When Lindsay Garber's political fever broke about a year after she graduated from college, she turned her attention to the world of nonprofit organizations.
Active in politics since high school, Garber thought she'd work in politics forever. Then, as she wound up a job as finance director for a congressional campaign, she realized she didn't feel fulfilled at the end of the day. "I wanted to do more with my life," the first-year student says.
Garber joined the staff of a progressive Boston digital strategy and web development firm for which she provided operations support. "Working with nonprofit organizations, I could see the benefit of the service we provided," she says. "We helped people who needed help getting their messages across by providing a niche service to do overall good."
Now Garber is exploring ways to help nonprofits in Madison, her hometown. She chose the La Follette School's Master of Public Affairs degree program to develop her knowledge of management and administrative tools. "I am focusing on nonprofit management in my studies," Garber says, "with the goal of helping nonprofits expanding their digital access and technology to improve their web presence and social media and to take advantage of digital tools."
She chose La Follette for its small program. "Many of the other graduate programs I looked at were a lot bigger and less personal," says Garber, who graduated from Harvard University in 2011 with a major in government and a minor in religion. "I also wanted my classes to use relevant examples, Madison's city government, for example. Madison is a place I know and care about when thinking about a policy option."
Returning to Madison also enables Garber to spend more time with her family, including her mother, Caroline Garber, who graduated in 1980 with a master's degree from a La Follette School precursor, the Center for the Study of Public Policy and Administration, and spent much of her career with the Wisconsin Department of Natural Resources.
At La Follette, Lindsay Garber found the public management course to be quite thought-provoking. "Professor Moynihan gives a lot of difference examples and case studies where the action to take seems obvious," she says. "But when he asks you to look closely, you see that the next step is not obvious. He pushed us to think about our actions and their effects. I value having the time to reflect on such important questions."

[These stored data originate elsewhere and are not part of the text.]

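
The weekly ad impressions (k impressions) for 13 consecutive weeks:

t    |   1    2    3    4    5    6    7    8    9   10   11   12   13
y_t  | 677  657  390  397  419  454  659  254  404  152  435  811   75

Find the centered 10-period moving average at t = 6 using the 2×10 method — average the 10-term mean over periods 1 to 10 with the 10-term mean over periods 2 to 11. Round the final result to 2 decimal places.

434.20

Sum over 1–10: 677 + 657 + 390 + 397 + 419 + 454 + 659 + 254 + 404 + 152 = 4463
Sum over 2–11: 657 + 390 + 397 + 419 + 454 + 659 + 254 + 404 + 152 + 435 = 4221
CMA at t=6 = (4463 + 4221) / (2·10) = 8684 / 20 = 434.20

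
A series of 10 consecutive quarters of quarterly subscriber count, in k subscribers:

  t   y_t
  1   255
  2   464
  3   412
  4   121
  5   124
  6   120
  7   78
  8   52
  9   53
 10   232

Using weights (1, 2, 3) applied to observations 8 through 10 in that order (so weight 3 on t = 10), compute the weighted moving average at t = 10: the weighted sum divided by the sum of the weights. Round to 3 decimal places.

Weighted sum: 1·52 + 2·53 + 3·232 = 52 + 106 + 696 = 854
Weight total: 1 + 2 + 3 = 6
WMA = 854 / 6 = 142.333

142.333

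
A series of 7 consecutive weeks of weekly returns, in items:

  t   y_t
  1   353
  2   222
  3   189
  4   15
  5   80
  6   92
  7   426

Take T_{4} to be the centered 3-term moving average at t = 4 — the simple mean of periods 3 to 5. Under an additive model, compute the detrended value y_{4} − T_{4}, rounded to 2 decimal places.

-79.67

Trend T_4 = (189 + 15 + 80) / 3 = 284/3 = 94.6667
Detrended value: 15 − 94.6667 = -79.67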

Another benefit of the curriculum is having professional practitioners in the classroom, Garber says. "Have Leslie Ann Howard, the president of United Way Dane County, teach the nonprofit leadership course is a real asset," Garber says. "Hearing how she thinks about problems and how to solve them, the value is just immeasurable."
Garber is applying her organizational skills as a project assistant with the Graduate School's professional development program for graduate students. She compiles the email newsletter, and helps develop and coordinate events, which include workshops in communications skills, career development and teaching strategies.
Garber ultimately sees herself working for a nonprofit or as a consultant who can help agencies with varied missions and niches. "I'm not as interested in developing a specialization within a specific nonprofit sector as I am in helping many nonprofits with different audiences each figure out the best way to reach supporters and other stakeholders."